1956 legte Werner die Meisterprüfung als Klempner und 1961 zum Gas und Wasserinstallateur ab. Auch der zweite Sohn Jürgen Kluth legte seine Meisterprüfung ab und machte sich 1968 in Harburg als Installateur selbstständig.
1959 verstarb Gründer Adolf Kluth nach langer und schwerer Krankheit.  Sohn Werner übernahm gemeinsam mit seiner Frau Emmi den Betrieb.

Die alte Werkstatt, noch aus Holz gebaut, entsprach nicht mehr den Anforderungen und es wurde eine neue errichtet, die 1966 noch einmal vergrößert wurde. Die Maschinenausstattung gehörte zu den wohl modernsten in einem Handwerksbetrieb. Jetzt konnten auch sämtliche Zink- und Kupferblechanfertigungen hergestellt werden. Diese Erzeugnisse wurden auch an einen kleinen Kreis von Berufskollegen geliefert.
Das damalige Hauptarbeitsgebiet waren Neubauten aller Größen, vom Einfamilienhaus bis hin zu Wohnblöcken mit 50 Wohnungen. Hier wurden überwiegend die Sanitär- und Bauklempnerarbeiten ausgeführt. Das Einsatzgebiet erstreckte sich über über die Grenzen des Landkreises hinaus.

1971 wurde anlässlich des 50-jährigen Betriebsjubiläum das heutige Firmenzeichen entwickelt und eingeführt.
Durch einen starken Konjuktureinbruch kam die Neubautätigkeit fast zum erliegen. So begann man, sich Mitte der 70er Jahre auf Renovierungs- und Sanierungsarbeiten zu konzentrieren.
1976 bestand Uwe Kluth (ältester Sohn) mit gerade 21 Jahren die Meisterprüfung zum Gas- und Wasserinstallateurmeister.

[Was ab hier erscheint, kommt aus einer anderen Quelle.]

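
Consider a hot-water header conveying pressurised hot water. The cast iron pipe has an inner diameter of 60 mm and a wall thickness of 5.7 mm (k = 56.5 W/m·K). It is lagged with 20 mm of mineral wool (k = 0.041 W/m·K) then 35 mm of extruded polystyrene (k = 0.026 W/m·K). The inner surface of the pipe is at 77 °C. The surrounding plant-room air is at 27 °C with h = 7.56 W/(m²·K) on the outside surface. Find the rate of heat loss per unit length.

q′ ≈ 10.1 W/m

Cylindrical conduction, so R = ln(r₂/r₁)/(2πkL) per layer, in series:
R_cast iron pipe wall = ln(35.7/30)/(2π×56.5×1) = 4.9×10^-4 K/W
R_mineral wool = ln(55.7/35.7)/(2π×0.041×1) = 1.727 K/W
R_extruded polystyrene = ln(90.7/55.7)/(2π×0.026×1) = 2.985 K/W
R_outer film = 1/(h_o·2πr_oL) = 1/(7.56×2π×0.0907×1) = 0.2321 K/W
R_total = 4.944 K/W
Q = ΔT/R_total = 50/4.944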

Er hatte bereits im elterlichen Betrieb gelernt und kehrte nun dorthin zurück. Einen Teil seiner Gesellenzeit hatte Uwe in Hamburg verbracht, um neue Eindrücke zu sammeln. 
Werner Kluth war von 1964 bis 1994 ehrenamtlich im Gemeinderat und in der Innung engagiert. Unter anderem war er lange Zeit Lehrlingswart, bis er 1979 Obermeister der Sanitär-, Heizung-, und Klempnertechnik-Innung wurde. 1981 wurde er stellvertretender Kreishandwerksmeister und 1984 schließlich Kreishandwerksmeister. Nachdem er von den Ehrenämtern zurücktrat, wurde Werner Kluth 1992 zum Ehrenobermeister und zum Ehrenkreishandwerksmeister ernannt.

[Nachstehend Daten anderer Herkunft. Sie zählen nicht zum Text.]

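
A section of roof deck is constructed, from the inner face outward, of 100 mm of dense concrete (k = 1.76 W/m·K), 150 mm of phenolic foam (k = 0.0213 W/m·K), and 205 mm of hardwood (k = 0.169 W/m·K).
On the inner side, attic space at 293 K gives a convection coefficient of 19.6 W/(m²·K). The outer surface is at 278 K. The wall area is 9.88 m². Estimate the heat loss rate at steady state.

Treating each layer as a thermal resistance in series:
R_inner film = 1/(h_i·A) = 1/(19.6×9.88) = 0.005164 K/W
R_dense concrete = L/(kA) = 0.1/(1.76×9.88) = 0.005751 K/W
R_phenolic foam = L/(kA) = 0.15/(0.0213×9.88) = 0.7128 K/W
R_hardwood = L/(kA) = 0.205/(0.169×9.88) = 0.1228 K/W
R_total = 0.8465 K/W
Q = ΔT / R_total = 15 / 0.8465

Q ≈ 17.7 W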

1981 bestand Uwe Kluth seine zweite Meisterprüfung zum Heizungs- und Lüftungsbaumeister. Damit eröffnete er einen neuen Bereich in der Firma. Bedingt durch die Energiekrise, brachte Uwe Kluth den Kunden energiesparende Heizungsanlagen näher. Dass diese Entscheidung richtig war, zeigte sich wenig später, als in Buchholz begann der Bau einer Erdgasleitung begann.

1982 wurde aus dem bisherigen Einzelunternehmen Kluth & Sohn Haustechnik GmbH. Zugleich wurde Uwe Kluth Mitinhaber der Firma.
1986 bestand Uwe Kluth seine dritte Meisterprüfung und wurde Klempnermeister. Auch Uwes Frau Heidi stieg in den Betrieb mit ein. 1997 bestand Heidi Kluth die Prüfung zur Betriebswirtin im Handwerk. 

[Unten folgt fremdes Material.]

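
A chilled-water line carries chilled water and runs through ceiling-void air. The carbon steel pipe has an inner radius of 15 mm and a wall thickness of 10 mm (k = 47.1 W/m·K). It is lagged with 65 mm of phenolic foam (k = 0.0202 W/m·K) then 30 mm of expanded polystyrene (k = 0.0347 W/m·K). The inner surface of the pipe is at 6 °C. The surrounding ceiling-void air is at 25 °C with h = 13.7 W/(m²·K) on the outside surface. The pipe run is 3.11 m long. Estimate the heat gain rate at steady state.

For a radial system each layer contributes R = ln(r_out/r_in)/(2πkL); films add R = 1/(hA).
R_carbon steel pipe wall = ln(25/15)/(2π×47.1×3.11) = 5.55×10^-4 K/W
R_phenolic foam = ln(90/25)/(2π×0.0202×3.11) = 3.245 K/W
R_expanded polystyrene = ln(120/90)/(2π×0.0347×3.11) = 0.4243 K/W
R_outer film = 1/(h_o·2πr_oL) = 1/(13.7×2π×0.12×3.11) = 0.03113 K/W
R_total = 3.701 K/W
Q = ΔT/R_total = 19/3.701

Q ≈ 5.13 W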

1991 und 1992 wurden ein Minibagger und ein Kompaktbagger angeschafft. Damit konnten die Tiefbauarbeiten bei Kanal- und Wasseranschlüssen selbst ausgeführt und ein weiteres Standbein gefestigt werden.
1993 ging Werner Kluth in den Ruhestand.
Am 3. Juni 1996 wurde das 75-jährige Jubiläum gefeiert. Zahlreiche Vertreter aus Handwerk, Politik und Verbänden, sowie 10 Mitarbeiter und Kunden feierten bei bestem Wetter in aufgestellten Zelten das Jubiläum.
Im gleichen Jahr vertarb Werner Kluth nach kurzer Krankheit.

Auch Uwe Kluth ist im Handwerk sehr engagiert. So ist er seit 1981 im Meisterprüfungsausschuss tätig. Im Jahr 2000 wurde er nach achtjähriger Tätikeit als Stellvertreter, zum Obermeister der Innung gewählt und 2002 zum stellvertretenden Kreishandwerksmeister.

Heidi Kluth engagiert sich ebenfalls sehr für das Handwerk. Sie ist im Vorstand der Unternehmerfrauen im Handwerk (UFH) des Landkreises Harburg sowie auf Landesebene als Erste Vorsitzende und auf Bundesebene im Vorstand tätig.

Heidi und Uwe Kluth haben vier Kinder. Die älteste Tochter Corinna, technische Betriebswirtin, und der älteste Sohn Oliver, Heizungsbauer, bestanden 2006 ihre Meisterprüfungen.

Durch starken persönlichen Einsatz, sehen wir der Zukunft und unserem 100-jährigen Jubiläum erwartungsvoll entgegen.